Il aura fallu près d’un siècle pour que Gustave Caillebotte (1848-1894) soit considéré comme un peintre à part entière, un artiste au même titre que ses amis impressionnistes dont il fut un des premiers collectionneurs et mécènes dès l’origine du mouvement.
Sauf pour quelques-uns (expositions de 1951 à Paris, de 1976-1977 à Houston et Brooklyn, de 1984 à Pontoise), ce rentier touche-à-tout, bourgeois passionné de philatélie, de navigation comme architecte naval et skipper, d’horticulture, a sans doute trop longtemps tranché avec l’image de l’artiste absolu, soumis aux affres de l’inspiration et obnubilé par la seule confection de son œuvre.

La rétrospective de 1996 à Londres s’intitulait encore « Gustave Caillebotte, the Unknown Impressionist »… Pourtant, et même si la quantité n’a jamais fait la qualité, Caillebotte peignit 475 tableaux alors qu’il mourut à l’âge de 45 ans ! Monet, dont Caillebotte fut très proche (ce qui explique aussi la raison d’être de l’exposition de Giverny), a d’ailleurs écrit quelques années après sa mort : « S’il avait vécu au lieu de mourir prématurément, il aurait bénéficié du même retour de fortune que nous autres, car il était plein de talent… il avait autant de dons naturels que de conscience et il n’était encore, quand nous l’avons perdu, qu’au début de sa carrière ».

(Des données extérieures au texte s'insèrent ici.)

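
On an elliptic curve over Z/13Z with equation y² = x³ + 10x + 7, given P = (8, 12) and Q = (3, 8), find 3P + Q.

First 3P:
Repeated addition: build up to 3P.
2P: tangent at (8, 12): λ = (3·8² + 10)/(2·12) ≡ 7/11. 11⁻¹ ≡ 6 (mod 13), so λ ≡ 7·6 ≡ 3.
  x = λ² - 8 - 8 = 9 - 16 ≡ 6; y = λ·(8 - 6) - 12 ≡ 7. → (6, 7)
3P: (6, 7) + (8, 12). λ = (12 - 7)/(8 - 6) ≡ 5/2 mod 13. 2⁻¹ ≡ 7 (mod 13), so λ ≡ 9.
  x = λ² - 6 - 8 = 81 - 14 ≡ 2; y = λ·(6 - 2) - 7 ≡ 3. → (2, 3)
3P = (2, 3).
Finally 3P + Q:
(2, 3) + (3, 8). λ = (8 - 3)/(3 - 2) ≡ 5/1 mod 13. 1⁻¹ ≡ 1 (mod 13) since 1·1 = 1 ≡ 1, so λ ≡ 5.
  x = λ² - 2 - 3 = 25 - 5 ≡ 7; y = λ·(2 - 7) - 3 ≡ 11. → (7, 11)

(7, 11)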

Le musée des impressionnismes de Giverny, dont on a toujours plaisir à fréquenter les lieux inspirés et accueillants, a pris le parti de nous dévoiler un Caillebotte « peintre et jardinier », un Caillebotte tardif pourrait-on dire, celui qui se retire dans sa maison du Petit Gennevilliers (achetée dès 1881 avec son frère Martial) à partir de 1888 entre son atelier, son jardin, sa serre, la Seine et ses bateaux. Certes, l’exposition n’ignore pas, dès sa première salle, le peintre du Paris haussmannien, peintre de la modernité d’une ville en pleine métamorphose. Où l’on remarque déjà ses perspectives singulières, très « photographiques ». À Yerres, où le père de l’artiste a acheté une propriété en 1860, la palette de l’artiste pose son dévolu sur la nature, la campagne et les loisirs nautiques. Des motifs que Caillebotte apprivoise et qui annoncent son inclination artistique future. Les couleurs éclatent dans des cadrages toujours aussi personnels.

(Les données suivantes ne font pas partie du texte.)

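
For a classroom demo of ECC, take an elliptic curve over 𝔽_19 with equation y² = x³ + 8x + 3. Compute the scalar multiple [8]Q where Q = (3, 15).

Double-and-add on 8 = (1000)₂. Start with Q = (3, 15) for the leading 1-bit.
double: tangent at (3, 15): λ = (3·3² + 8)/(2·15) ≡ 16/11. 11⁻¹ ≡ 7 (mod 19), so λ ≡ 16·7 ≡ 17.
  x = λ² - 3 - 3 = 289 - 6 ≡ 17; y = λ·(3 - 17) - 15 ≡ 13. → (17, 13)
double: tangent at (17, 13): λ = (3·17² + 8)/(2·13) ≡ 1/7. 7⁻¹ ≡ 11 (mod 19), so λ ≡ 1·11 ≡ 11.
  x = λ² - 17 - 17 = 121 - 34 ≡ 11; y = λ·(17 - 11) - 13 ≡ 15. → (11, 15)
double: tangent at (11, 15): λ = (3·11² + 8)/(2·15) ≡ 10/11. 11⁻¹ ≡ 7 (mod 19) since 11·7 = 77 ≡ 1, so λ ≡ 10·7 ≡ 13.
  x = λ² - 11 - 11 = 169 - 22 ≡ 14; y = λ·(11 - 14) - 15 ≡ 3. → (14, 3)

(14, 3)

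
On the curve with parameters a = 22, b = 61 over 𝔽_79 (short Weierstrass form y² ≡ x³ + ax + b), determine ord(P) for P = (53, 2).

3

2P: tangent at (53, 2): λ = (3·53² + 22)/(2·2) ≡ 75/4. 4⁻¹ ≡ 20 (mod 79), so λ ≡ 75·20 ≡ 78.
  x = λ² - 53 - 53 = 6084 - 106 ≡ 53; y = λ·(53 - 53) - 2 ≡ 77. → (53, 77)
3P: (53, 77) + (53, 2): same x and y₁ ≡ -y₂, so the sum is ∞.
3P = ∞, so the order is 3.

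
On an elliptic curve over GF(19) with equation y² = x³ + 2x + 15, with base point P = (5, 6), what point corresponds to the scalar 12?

(12, 0)

Double-and-add on 12 = (1100)₂. Start with P = (5, 6) for the leading 1-bit.
double: tangent at (5, 6): λ = (3·5² + 2)/(2·6) ≡ 1/12. 12⁻¹ ≡ 8 (mod 19), so λ ≡ 1·8 ≡ 8.
  x = λ² - 5 - 5 = 64 - 10 ≡ 16; y = λ·(5 - 16) - 6 ≡ 1. → (16, 1)
add P: (16, 1) + (5, 6). λ = (6 - 1)/(5 - 16) ≡ 5/8 mod 19. 8⁻¹ ≡ 12 (mod 19), so λ ≡ 3.
  x = λ² - 16 - 5 = 9 - 21 ≡ 7; y = λ·(16 - 7) - 1 ≡ 7. → (7, 7)
double: tangent at (7, 7): λ = (3·7² + 2)/(2·7) ≡ 16/14. 14⁻¹ ≡ 15 (mod 19), so λ ≡ 16·15 ≡ 12.
  x = λ² - 7 - 7 = 144 - 14 ≡ 16; y = λ·(7 - 16) - 7 ≡ 18. → (16, 18)
double: tangent at (16, 18): λ = (3·16² + 2)/(2·18) ≡ 10/17. 17⁻¹ ≡ 9 (mod 19), so λ ≡ 10·9 ≡ 14.
  x = λ² - 16 - 16 = 196 - 32 ≡ 12; y = λ·(16 - 12) - 18 ≡ 0. → (12, 0)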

Gustave et son frère Martial font construire, après la vente de la propriété d’Yerres, une maison (aujourd’hui disparue) au Petit Gennevilliers face à Argenteuil et proche du Cercle de la voile de Paris. C’est le temps des régates et des courses sur la Seine où Gustave fréquente assidûment Monet, qui s’installe à Giverny en 1883, tous les deux peignant à tour de rôle des motifs similaires dans une émulation amicale.

De Gennevilliers à Étretat, Caillebotte navigue et peint scènes nautiques et maritimes et paysages normands. Mais c’est au Petit Gennevilliers qu’il consacre l’essentiel de son œuvre finale. Ce qui fait sans doute la plus grande originalité de l’exposition de Giverny qui, de surcroît, propose une reconstitution en 3D du jardin et une chronologie croisée et illustrée du Gennevilliers de Caillebotte et du Giverny de Monet. Celui qui a influencé l’autre n’est pas forcément celui qu’on croit… Jamais sans doute ne furent rassemblés autant de tableaux, dont beaucoup proviennent de collections particulières, représentant cette banlieue alors champêtre et surtout ce jardin auquel le peintre, passionné d’horticulture, attache une importance aussi charnelle qu’artistique. On peut considérer son jardin comme une œuvre d’art. Caillebotte se lance d’ailleurs, à la fin de sa vie, dans un grand projet décoratif, une toile peinte panoramique pour la salle à manger de sa maison représentant des marguerites. Inachevé et remisé dans un grenier de la famille Caillebotte, ce Parterre de marguerites fait l’objet d’une opération de mécénat et de financement participatif afin que le musée des impressionnismes puisse l’accueillir dans ses collections.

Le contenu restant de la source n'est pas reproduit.